DDR-KIRCHENVERLUSTE # 48
Die verlorene Gnadenkirche in Berlin-Mitte
In der DDR wurden bis 1988 rund 60 Kirchen auf staatlichen Druck gesprengt. Die wohl bekannteste von ihnen war die Paulinerkirche Leipzig – auch Universitätskirche St. Pauli genannt – im Jahr 1968. Die Serie erinnert an verlorene Sakralbauten in Mitteldeutschland und darüber hinaus.

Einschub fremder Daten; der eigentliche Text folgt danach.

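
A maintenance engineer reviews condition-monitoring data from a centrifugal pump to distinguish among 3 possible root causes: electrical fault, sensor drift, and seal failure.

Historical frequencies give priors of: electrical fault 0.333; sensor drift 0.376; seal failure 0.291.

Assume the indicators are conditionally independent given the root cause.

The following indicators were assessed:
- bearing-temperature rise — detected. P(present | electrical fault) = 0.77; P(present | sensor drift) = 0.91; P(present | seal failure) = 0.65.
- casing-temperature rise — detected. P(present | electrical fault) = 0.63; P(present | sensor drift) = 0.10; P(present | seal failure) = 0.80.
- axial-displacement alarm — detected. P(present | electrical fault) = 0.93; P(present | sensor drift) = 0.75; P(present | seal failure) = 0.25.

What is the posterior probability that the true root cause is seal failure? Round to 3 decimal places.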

Die Gnadenkirche war die evangelische Kirche im Invalidenpark in Berlins Stadtteil Mitte. Sie hieß im Volksmund auch Augustakirche – in Erinnerung an Kaiserin Augusta – und Invalidenkirche – wegen der ursprünglichen Zugehörigkeit der Kirchengemeinde zum Invalidenhaus und wegen ihrer gelegentlichen Nutzung im Zusammenhang mit dem Invalidenfriedhof.
Geschichte
Zum Militärpfarramt des Invalidenhauses gehörte neben der Militärgemeinde seit Ende des 18. Jahrhunderts auch eine evangelische Zivilgemeinde. Diese wuchs wegen der territorial großflächigen Pfarrei im 19. Jahrhundert auf 25.000 Mitglieder – trotz Wechsel von Gemeindemitgliedern, die östlich der Chausseestraße wohnten, zur Sophiengemeinde und trotz Entstehung der Dankeskirchengemeinde am Wedding.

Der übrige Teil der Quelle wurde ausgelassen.